Researchers discovered that a 12-minute visit with man's best friend helped heart and lung function by lowering pressures, diminishing release of harmful hormones and decreasing anxiety among hospitalized heart failure patients. Benefits exceeded those that resulted from a visit with a human volunteer or from being left alone.
Animal-assisted therapy (AAT) has been shown to reduce blood pressure in healthy and hypertensive patients. It reduces anxiety in hospitalized patients, too.
Still, the therapeutic approach of using dogs to soothe people's minds and improve health has been considered more a "nicety" than credible science, said Kathie M. Cole, R.N., M.N., C.C.R.N., lead author of the study and a clinical nurse III at the UCLA Medical Center in Los Angeles.
To determine the potential benefits of animal-assisted therapy on health, the researchers studied 76 hospitalized heart failure patients and their reactions to a visit from either a human volunteer and dog team, a human volunteer only or no visit (the at-rest group).

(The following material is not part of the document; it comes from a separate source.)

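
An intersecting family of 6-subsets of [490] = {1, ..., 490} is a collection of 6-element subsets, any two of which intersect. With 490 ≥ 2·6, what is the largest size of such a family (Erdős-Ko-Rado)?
max |F| = C(489, 5) = 228272925222

The Erdős-Ko-Rado theorem states: for n ≥ 2k, an intersecting family of k-subsets of an n-element set has size at most C(n − 1, k − 1), with equality for 'star' families {A ⊆ [n] : |A| = k, i ∈ A} (fix an element i). For n = 490, k = 6: C(489, 5) = 228272925222.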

Patients were randomly assigned to one of these three approaches.
"We looked at the dogs' effects on variables that characterize heart failure, including changes in cardiac function, neuroendocrine (stress hormone) activation and psychological changes in mood," Cole said.

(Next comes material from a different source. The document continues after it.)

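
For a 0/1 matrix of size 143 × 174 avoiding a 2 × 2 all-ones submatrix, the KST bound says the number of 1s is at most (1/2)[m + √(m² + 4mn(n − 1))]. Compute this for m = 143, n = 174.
z(143, 174; 2, 2) ≤ (1/2)[143 + √(143² + 4·143·174·173)] = (1/2)[143 + √17238793] = 2147.4813

Kővári–Sós–Turán: let r_1, ..., r_143 be the row sums and z = Σ r_i the total number of 1s. Each pair of columns can share at most one row with both entries 1 (else a 2×2 all-ones block appears), so Σ_i C(r_i, 2) ≤ C(174, 2) = 15051. By convexity Σ_i C(r_i, 2) ≥ 143·C(z/143, 2) = z(z − 143)/(2·143), giving z² − 143z − 143·174·173 ≤ 0 and hence z ≤ (1/2)[143 + √(20449 + 4·4304586)] = (1/2)[143 + √17238793] ≈ (1/2)(143 + 4151.9625) = 2147.4813.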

The intervention lasted 12 minutes. In the volunteer-dog team group, specially trained dogs (of 12 different breeds) would lie on patients' beds, so patients could touch them while interacting with the volunteer-dog team.
Researchers monitored patients' hemodynamics -- the collective system of measurement for blood volume, heart function and resistance of the blood vessels. They measured hemodynamic pressures just before the 12-minute intervention, eight minutes into the intervention and four minutes after the intervention. Investigators also measured epinephrine and norepinephrine levels at these three time points, and administered an anxiety test before and after the intervention.

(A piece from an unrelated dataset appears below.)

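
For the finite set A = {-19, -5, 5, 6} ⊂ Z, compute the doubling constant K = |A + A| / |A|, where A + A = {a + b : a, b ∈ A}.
K = |A + A| / |A| = 10/4 = 5/2

Enumerate A + A = {a + b : a, b ∈ A}. With |A| = 4, there are |A|^2 = 16 ordered sum pairs; collecting distinct values, A + A = {-38, -24, -14, -13, -10, 0, 1, 10, 11, 12}, so |A + A| = 10. Thus K = 10/4 = 5/2. For comparison, the minimum possible |A + A| over all 4-element sets is 2·4 − 1 = 7 (so min K = 7/4), attained only by arithmetic progressions.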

Researchers found that anxiety scores dropped 24 percent for participants who received a visit from the volunteer-dog team. Scores for the volunteer-only group dropped 10 percent and the at-rest group's score did not change. Researchers measured anxiety with the Spielberger's self report state anxiety inventory.
Levels of the stress hormone epinephrine dropped an average 14.1 picograms/mL or 17 percent in the volunteer-dog team group; 2 percent in the volunteer-only group; and rose an average of 7 percent in the at-rest group.
Pulmonary capillary wedge, the measurement of left atrial pressure, dropped an average 2.1 mmHg, or 10 percent, at the end of the intervention for those receiving volunteer-dog team therapy. However, it increased 3 percent for the volunteer-only group and increased 5 percent for the at-rest group. Systolic pulmonary artery pressure, a measure of pressure in the lungs, dropped in the volunteer-dog team group 5 percent during and 5 percent after therapy. It rose during and after therapy in the other two groups.
The volunteer-dog team group showed more improvement than the volunteer-only group in right atrial pressure, norepinephrine level and heart rate. "This study demonstrates that even a short-term exposure to dogs has beneficial physiological and psychosocial effects on patients who want it," Cole said. "This therapy warrants serious consideration as an adjunct to medical therapy in hospitalized heart failure patients. Dogs are a great comfort. They make people happier, calmer and feel more loved. That is huge when you are scared and not feeling well."